Evidence of this plot for the world’s wealth redistribution dates back as far as 1990, when Maurice Strong, head of the United Nations Environmental Program, suggested this scenario: “What if a small group of these world leaders were to conclude that the principle [sic] risk to the earth comes from the actions of the rich countries? In order to save the planet, the group decides: Isn’t it the only hope for the planet that the industrialized civilizations collapse? Isn’t it our responsibility to bring this about?” Strong allegedly posed this scenario as a speculative plot for a novel that he considered writing, though he has never penned a novel in his life, either before or after 1990.
Today, progressives and Marxists have seized upon claims that the planet is in peril in order to negotiate cap-and-trade and climate change policies.

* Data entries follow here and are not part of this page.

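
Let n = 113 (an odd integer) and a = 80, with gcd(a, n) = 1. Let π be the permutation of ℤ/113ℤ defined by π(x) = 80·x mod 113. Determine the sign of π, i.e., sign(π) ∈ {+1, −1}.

-1

Orbit of 18 under x↦80x: [18, 84, 53, 59, 87, 67, 49]… (length divides ord_113(80)).
Cycle type of π: 112 + 1; total 2 cycles.
2 cycles on 113: each ℓ→(−1)^(ℓ−1), product (−1)^111 = -1.
(80|113)_J = -1 (Zolotarev's lemma cross-check).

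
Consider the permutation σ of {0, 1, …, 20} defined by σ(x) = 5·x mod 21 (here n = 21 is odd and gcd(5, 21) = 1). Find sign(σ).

+1

Trace 5: π^k(5) = [5, 4, 20, 16, 17, 1] for k=0..5.
5 cycles of lengths [6, 6, 6, 2, 1].
With 5 cycles on 21 points, sign = (−1)^{21−5} = +1.
Via Zolotarev, sign(π_{5}) = (5|21) = +1.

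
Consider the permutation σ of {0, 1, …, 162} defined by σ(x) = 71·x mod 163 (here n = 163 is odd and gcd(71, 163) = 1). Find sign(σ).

+1

Trace 10: π^k(10) = [10, 58, 43, 119, 136, 39, 161] for k=0..6.
3 cycles of lengths [81, 81, 1].
3 cycles on 163: each ℓ→(−1)^(ℓ−1), product (−1)^160 = +1.
Zolotarev: (71|163) = +1, matching the cycle-count sign.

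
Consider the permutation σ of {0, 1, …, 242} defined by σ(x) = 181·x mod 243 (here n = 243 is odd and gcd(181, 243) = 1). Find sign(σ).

Orbit of 226 under x↦181x: [226, 82, 19, 37, 136, 73, 91]… (length divides ord_243(181)).
27 cycles of lengths [27, 27, 27, 27, 27, 27, 9, 9, 9, 9, 9, 9, 3, 3, 3, 3, 3, 3, 1, 1, 1, 1, 1, 1, 1, 1, 1].
Σ(ℓ_i−1) = 243−27 = 216; sign = (−1)^216 = +1.
Via Zolotarev, sign(π_{181}) = (181|243) = +1.

+1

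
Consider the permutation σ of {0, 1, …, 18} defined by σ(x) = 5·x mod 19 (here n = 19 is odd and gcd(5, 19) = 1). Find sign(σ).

Start at x=17: 17 → 9 → 7 → 16 → 4 → 1 → 5 → … (one orbit).
π_5 has 3 disjoint cycles with lengths [9, 9, 1] on {0,…,18}.
3 cycles on 19: each ℓ→(−1)^(ℓ−1), product (−1)^16 = +1.
Check: (5/19) = +1 by Zolotarev.

+1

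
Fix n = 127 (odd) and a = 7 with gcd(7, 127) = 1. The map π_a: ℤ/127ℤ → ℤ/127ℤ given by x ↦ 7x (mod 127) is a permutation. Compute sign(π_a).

Trace 12: π^k(12) = [12, 84, 80, 52, 110, 8, 56] for k=0..6.
π_7 has 2 disjoint cycles with lengths [126, 1] on {0,…,126}.
2 cycles on 127: each ℓ→(−1)^(ℓ−1), product (−1)^125 = -1.
Zolotarev: (7|127) = -1, matching the cycle-count sign.

-1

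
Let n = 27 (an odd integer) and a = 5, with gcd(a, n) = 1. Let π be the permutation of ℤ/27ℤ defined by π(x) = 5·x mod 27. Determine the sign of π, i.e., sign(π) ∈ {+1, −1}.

Start at x=20: 20 → 19 → 14 → 16 → 26 → 22 → 2 → … (one orbit).
π_5 has 4 disjoint cycles with lengths [18, 6, 2, 1] on {0,…,26}.
n − c = 27 − 4 = 23; sign = (−1)^23 = -1.

-1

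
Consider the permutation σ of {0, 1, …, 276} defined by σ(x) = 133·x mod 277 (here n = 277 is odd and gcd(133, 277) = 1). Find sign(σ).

Trace 207: π^k(207) = [207, 108, 237, 220, 175, 7, 100] for k=0..6.
Cycle type of π: 138×2 + 1; total 3 cycles.
sign(π) = (−1)^{n − #cycles} = (−1)^{277−3} = (−1)^274 = +1.

+1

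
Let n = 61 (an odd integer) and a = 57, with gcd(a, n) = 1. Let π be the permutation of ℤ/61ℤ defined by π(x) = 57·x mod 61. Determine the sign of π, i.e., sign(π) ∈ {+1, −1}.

Orbit of 16 under x↦57x: [16, 58, 12, 13, 9, 25, 22]… (length divides ord_61(57)).
Cycle lengths of π_57 on ℤ/61ℤ: [15, 15, 15, 15, 1]; 5 cycles in total.
Σ(ℓ_i−1) = 61−5 = 56; sign = (−1)^56 = +1.
Zolotarev: (57|61) = +1, matching the cycle-count sign.

+1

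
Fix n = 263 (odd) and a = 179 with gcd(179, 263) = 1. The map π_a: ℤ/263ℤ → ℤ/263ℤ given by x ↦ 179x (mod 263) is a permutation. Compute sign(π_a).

Orbit of 99 under x↦179x: [99, 100, 16, 234, 69, 253, 51]… (length divides ord_263(179)).
π_179 has 3 disjoint cycles with lengths [131, 131, 1] on {0,…,262}.
3 cycles on 263: each ℓ→(−1)^(ℓ−1), product (−1)^260 = +1.
(179|263)_J = +1 (Zolotarev's lemma cross-check).

+1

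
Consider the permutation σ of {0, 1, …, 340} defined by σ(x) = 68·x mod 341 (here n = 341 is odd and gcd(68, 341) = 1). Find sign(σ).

+1

Orbit of 274 under x↦68x: [274, 218, 161, 36, 61, 56, 57]… (length divides ord_341(68)).
Decompose π into cycles: lengths [30, 30, 30, 30, 30, 30, 30, 30, 30, 30, 10, 6, 6, 6, 6, 6, 1] (17 cycles, including the fixed point 0).
n − c = 341 − 17 = 324; sign = (−1)^324 = +1.
Zolotarev: (68|341) = +1, matching the cycle-count sign.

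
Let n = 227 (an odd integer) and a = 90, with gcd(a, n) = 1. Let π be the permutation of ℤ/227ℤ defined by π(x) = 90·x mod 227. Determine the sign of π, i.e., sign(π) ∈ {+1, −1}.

+1

Start at x=1: 1 → 90 → 155 → 103 → 190 → 75 → 167 → … (one orbit).
The orbit structure of x ↦ 90x mod 227: 3 orbits of sizes [113, 113, 1].
3 cycles on 227: each ℓ→(−1)^(ℓ−1), product (−1)^224 = +1.
(90|227)_J = +1 (Zolotarev's lemma cross-check).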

Through the formation of the Chicago Climate Exchange, coupled with the potential passage of the cap-and-trade bill, innocuously named the “American Power Act,” industrialized “wealthy” nations, such as the U.S., are forced to pay for carbon credits. The process takes American wealth and redistributes it to the rest of the world.
Ironically, confirmation that cap and trade is in fact a scheme comes in the same week that “marks the one year anniversary since the ‘Climategate’ scandal erupted,” as noted by The Blaze.